Gift from the Trustees of the Corcoran Gallery of Art
© 2018 Helen Frankenthaler Foundation, Inc. / Artists
Rights Society (ARS), New York

The Corcoran Gallery of Art was one of the first private museums in the United States, established in 1869 by William Wilson Corcoran and expanded in 1880 to include the Corcoran College of Art and Design with the mission ‘dedicated to art and used solely for the purpose of encouraging the American genius.’ In 2014, the Corcoran transferred the college to the George Washington University and distributed the works from its Collection to museums and institutions in Washington, D.C.

Helen Frankenthaler’s Hurricane Flag is a recent addition to the Permanent Collection, arriving in 2018 along with several other works from the Corcoran Legacy Collection that was distributed to institutions across Washington. Measuring more than 10 feet high, the painting is a monumental example of Frankenthaler’s “stain-soak” technique. Frankenthaler made her paintings by first laying unprimed canvas on the floor—a method inspired by seeing Jackson Pollock’s work in the early 1950s in New York—and then creating large fields of color by pouring and applying paint often thinned with turpentine. Her abstract shapes, soaked into the raw surface, were frequently surrounded by areas of untouched canvas. Frankenthaler’s technique had a great impact on the artists of the Washington Color School, particularly Morris Louis and Kenneth Noland who visited her studio in 1953 at the behest of critic Clement Greenberg.

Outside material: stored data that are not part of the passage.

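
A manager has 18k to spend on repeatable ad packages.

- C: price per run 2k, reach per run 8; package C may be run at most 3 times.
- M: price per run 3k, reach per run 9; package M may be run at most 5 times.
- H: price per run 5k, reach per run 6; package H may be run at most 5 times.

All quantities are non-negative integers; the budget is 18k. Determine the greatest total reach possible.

This is a bounded integer knapsack.
Take 3×C and 4×M: price 18 ≤ 18, reach 3·8 + 4·9 = 60.
C has the best ratio (8/2) and is taken to its limit of 3; remaining capacity is filled optimally with the others.

60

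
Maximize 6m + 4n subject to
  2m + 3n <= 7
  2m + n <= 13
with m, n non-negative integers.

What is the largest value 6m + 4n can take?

Relaxing integrality, the LP optimum is 21.00 at (m,n) = (3.5, 0), which is not an integer point.
(m,n)=(3,0): 2·3+3·0=6≤7, 2·3+1·0=6≤13, objective 18.
(m,n)=(2,1): 2·2+3·1=7≤7, 2·2+1·1=5≤13, objective 16.
(m,n)=(2,0): 2·2+3·0=4≤7, 2·2+1·0=4≤13, objective 12.
The best lattice point is (3,0), giving 18.

18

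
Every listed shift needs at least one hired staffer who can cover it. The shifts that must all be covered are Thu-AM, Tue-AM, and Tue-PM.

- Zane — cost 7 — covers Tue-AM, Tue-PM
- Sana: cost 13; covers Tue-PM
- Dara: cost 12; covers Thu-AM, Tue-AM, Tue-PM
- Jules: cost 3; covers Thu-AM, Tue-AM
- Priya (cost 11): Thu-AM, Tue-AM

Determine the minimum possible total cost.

Choose Zane and Jules: together they cover Thu-AM, Tue-AM, Tue-PM — every shift.
Total cost: 7 + 3 = 10.

10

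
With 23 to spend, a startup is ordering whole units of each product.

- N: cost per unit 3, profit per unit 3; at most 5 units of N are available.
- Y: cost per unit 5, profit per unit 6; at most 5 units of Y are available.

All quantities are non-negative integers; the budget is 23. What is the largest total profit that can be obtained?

4×Y: cost 20 ≤ 23, profit 4·6 = 24.
1×N and 4×Y: cost 23 ≤ 23, profit 1·3 + 4·6 = 27.
Best is 27.

27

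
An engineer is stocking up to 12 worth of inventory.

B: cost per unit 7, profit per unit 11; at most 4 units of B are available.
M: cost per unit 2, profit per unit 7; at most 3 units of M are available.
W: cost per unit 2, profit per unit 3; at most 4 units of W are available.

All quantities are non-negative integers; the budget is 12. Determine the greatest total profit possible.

This is a bounded integer knapsack.
3×M and 2×W: cost 10 ≤ 12, profit 3·7 + 2·3 = 27.
3×M and 3×W: cost 12 ≤ 12, profit 3·7 + 3·3 = 30.
Best is 30.

30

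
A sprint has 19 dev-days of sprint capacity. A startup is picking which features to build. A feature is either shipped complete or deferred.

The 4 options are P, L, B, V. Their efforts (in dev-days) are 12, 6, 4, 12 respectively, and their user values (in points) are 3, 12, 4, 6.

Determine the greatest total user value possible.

Allowing fractional choices, the relaxed optimum would be about 20.5, but features are indivisible.
P + L: effort 12 + 6 = 18 ≤ 19, user value 3 + 12 = 15.
L + V: effort 6 + 12 = 18 ≤ 19, user value 12 + 6 = 18.
L + B: effort 6 + 4 = 10 ≤ 19, user value 12 + 4 = 16.
Best is L and V with total user value 18.

18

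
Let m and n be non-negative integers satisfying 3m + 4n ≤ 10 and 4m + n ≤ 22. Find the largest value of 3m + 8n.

(m,n)=(0,2): 3·0+4·2=8≤10, 4·0+1·2=2≤22, objective 16.
(m,n)=(1,1): 3·1+4·1=7≤10, 4·1+1·1=5≤22, objective 11.
(m,n)=(0,1): 3·0+4·1=4≤10, 4·0+1·1=1≤22, objective 8.
The best lattice point is (0,2), giving 16.

16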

While her paintings were abstract, Frankenthaler often incorporated the colors and imagery of her surroundings into her work. Hurricane Flag was painted in the summer of 1969 while Frankenthaler was living in Provincetown, MA, with her husband, artist Robert Motherwell, and his two daughters. Hurricane Flag might reference the flags that were hung in Provincetown when a storm was coming, as recently recalled by Motherwell’s daughter Lise.